O presidente Zelenskyy afirma que um total de 3.135 ucranianos foram libertados do cativeiro russo e espera que as trocas continuem.

A Rússia e a Ucrânia trocaram 100 prisioneiros de guerra (POWs) cada, após mediação dos Emirados Árabes Unidos.

Ao anunciar a troca como um “sucesso”, o Ministério dos Negócios Estrangeiros do país do Golfo disse na sexta-feira que era o seu terceiro esforço de mediação entre Moscovo e Kiev desde Dezembro, ao apelar ao diálogo e à desescalada.

O presidente ucraniano, Volodymyr Zelenskyy, disse que seu país “fará todos os esforços para continuar as trocas de prisioneiros”, em uma postagem de sexta-feira no X.

O Ministério da Defesa da Rússia, numa publicação no Telegram, destacou a “mediação humanitária” dos Emirados Árabes Unidos.

Até agora, 3.135 prisioneiros de guerra ucranianos foram libertados do cativeiro russo, disse Zelenskyy nas redes sociais na noite de quinta-feira.

Kyrylo Budanov, chefe da direcção de inteligência do Ministério da Defesa ucraniano, instou os ucranianos a desconsiderarem o cepticismo sobre o tempo envolvido num processo complicado.
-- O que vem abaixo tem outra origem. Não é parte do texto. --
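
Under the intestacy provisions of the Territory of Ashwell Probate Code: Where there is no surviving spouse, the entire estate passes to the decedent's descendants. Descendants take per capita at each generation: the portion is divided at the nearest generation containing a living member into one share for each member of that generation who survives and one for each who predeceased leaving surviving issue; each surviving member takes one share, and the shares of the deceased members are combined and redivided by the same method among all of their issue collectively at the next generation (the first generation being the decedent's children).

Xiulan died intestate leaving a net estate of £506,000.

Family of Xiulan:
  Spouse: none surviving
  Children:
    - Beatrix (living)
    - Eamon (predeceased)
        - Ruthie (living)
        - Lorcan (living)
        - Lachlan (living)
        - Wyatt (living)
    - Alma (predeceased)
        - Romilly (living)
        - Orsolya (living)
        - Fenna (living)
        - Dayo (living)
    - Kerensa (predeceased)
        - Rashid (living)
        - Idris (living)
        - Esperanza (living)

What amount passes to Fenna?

The entire £506,000 passes to the descendants.
That amount (£506,000) is divided at the children's generation into 4 shares of £126,500. Beatrix takes £126,500. The 3 shares of the deceased (Eamon, Alma, and Kerensa) are combined into a pool of £379,500.
That pool (£379,500) is divided at the grandchildren's generation equally among Ruthie, Lorcan, Lachlan, Wyatt, Romilly, Orsolya, Fenna, Dayo, Rashid, Idris, and Esperanza: £34,500 each.

Fenna receives £34,500.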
“Como vocês podem ver, demorou um pouco, mas a única coisa que importa é o resultado. Olhe ali e você terá a resposta para sua pergunta”, disse Budanov no local não revelado do retorno dos militares.

Um prisioneiro de guerra ucraniano fala ao celular após a conversa, 8 de fevereiro de 2024 (Divulgação/Serviço de Imprensa Presidencial Ucraniano via Reuters)

Em Janeiro, os dois países trocaram 195 prisioneiros de guerra cada, na primeira troca de prisioneiros desde a queda de um avião de transporte militar russo que, segundo Moscovo, transportava 65 soldados ucranianos.

O avião de transporte Il-76 foi abatido na região russa de Belgorod. O presidente russo, Vladimir Putin, acusou a Ucrânia de derrubar o avião usando um míssil Patriot dos EUA.

A Ucrânia não confirmou nem negou que derrubou o avião e exigiu provas de quem estava a bordo.

Ambos os lados têm realizado trocas periódicas de prisioneiros através de intermediários desde o início da guerra, há quase dois anos, apesar da ausência de quaisquer conversações de paz entre eles desde os primeiros meses do conflito.

A maior troca ocorreu em 3 de janeiro, quando negociaram um total de 478 cativos após mediação dos Emirados Árabes Unidos.

Putin alertou numa entrevista que derrotar a Rússia na Ucrânia era “impossível por definição”, mas insistiu que não pretendia expandir a guerra para países vizinhos como a Polónia e a Letónia.

Ele repetiu a sua afirmação de que invadir a Ucrânia era necessário para impedir o país de ameaçar a Rússia ao aderir à NATO, negou que tivesse ambições territoriais em toda a Europa e insistiu que só enviaria tropas para países vizinhos se fosse atacado primeiro.